Clínicas odontológicas milionárias avançam além das capitais
Embora os grandes centros concentrem parte importante dessas operações, o crescimento não está restrito às capitais. Segundo Novack, cidades médias e mercados regionais passaram a registrar avanço relevante na profissionalização de clínicas odontológicas. "O interior brasileiro mudou. O consumo de saúde privada cresceu, o paciente ficou mais exigente e os profissionais passaram a buscar gestão empresarial para clínicas. Hoje encontramos operações sofisticadas em mercados que antes não eram considerados estratégicos", destaca. Esse avanço acompanha mudanças econômicas mais amplas, como o fortalecimento de polos regionais de consumo, envelhecimento populacional e expansão da busca por serviços privados de saúde.

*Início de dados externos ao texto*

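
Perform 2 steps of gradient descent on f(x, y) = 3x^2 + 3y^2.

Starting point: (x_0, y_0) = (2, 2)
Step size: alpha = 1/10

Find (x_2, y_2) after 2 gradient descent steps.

f(x,y) = 3x^2 + 3y^2
grad_x = 6x + 0y, grad_y = 6y + 0x
Step 1: grad = (12, 12), (4/5, 4/5)
Step 2: grad = (24/5, 24/5), (8/25, 8/25)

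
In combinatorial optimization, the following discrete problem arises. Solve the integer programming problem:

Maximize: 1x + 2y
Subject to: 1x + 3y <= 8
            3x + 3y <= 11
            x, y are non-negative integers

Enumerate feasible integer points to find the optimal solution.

Constraint 1: 1x + 3y <= 8
Constraint 2: 3x + 3y <= 11
Feasible x range (need y >= 0): 0 <= x <= min(8/1, 11/3) => x in {0, ..., 3}.
Enumerate feasible integer points row by row (the coefficient of y is 2 > 0, so for each x the largest feasible y gives the best value):
  x = 0: y <= min((8 - 1*0)/3, (11 - 3*0)/3) => y in {0, ..., 2}; best 1*0 + 2*2 = 4
  x = 1: y <= min((8 - 1*1)/3, (11 - 3*1)/3) => y in {0, ..., 2}; best 1*1 + 2*2 = 5
  x = 2: y <= min((8 - 1*2)/3, (11 - 3*2)/3) => y in {0, ..., 1}; best 1*2 + 2*1 = 4
  x = 3: y <= min((8 - 1*3)/3, (11 - 3*3)/3) => y in {0}; best 1*3 + 2*0 = 3
The maximum 1x + 2y = 5 is achieved at x = 1, y = 2.
Check: 1*1 + 3*2 = 7 <= 8 and 3*1 + 3*2 = 9 <= 11.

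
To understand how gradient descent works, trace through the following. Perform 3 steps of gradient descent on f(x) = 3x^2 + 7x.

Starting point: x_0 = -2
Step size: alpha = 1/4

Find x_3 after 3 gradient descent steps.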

Uma nova geração de empresários da saúde
O fenômeno revela uma mudança relevante no empreendedorismo brasileiro. Se antes a riqueza na saúde estava concentrada em hospitais e grandes redes, agora uma camada de empresários independentes começa a construir patrimônio relevante a partir da profissionalização de clínicas. A odontologia, por décadas tratada como profissão liberal tradicional, começa a consolidar um novo perfil de empreendedor: profissionais que combinam conhecimento técnico, gestão empresarial, marketing estratégico e visão de expansão. Para o mercado de saúde privada, trata-se menos de uma tendência passageira e mais de uma reconfiguração estrutural do setor.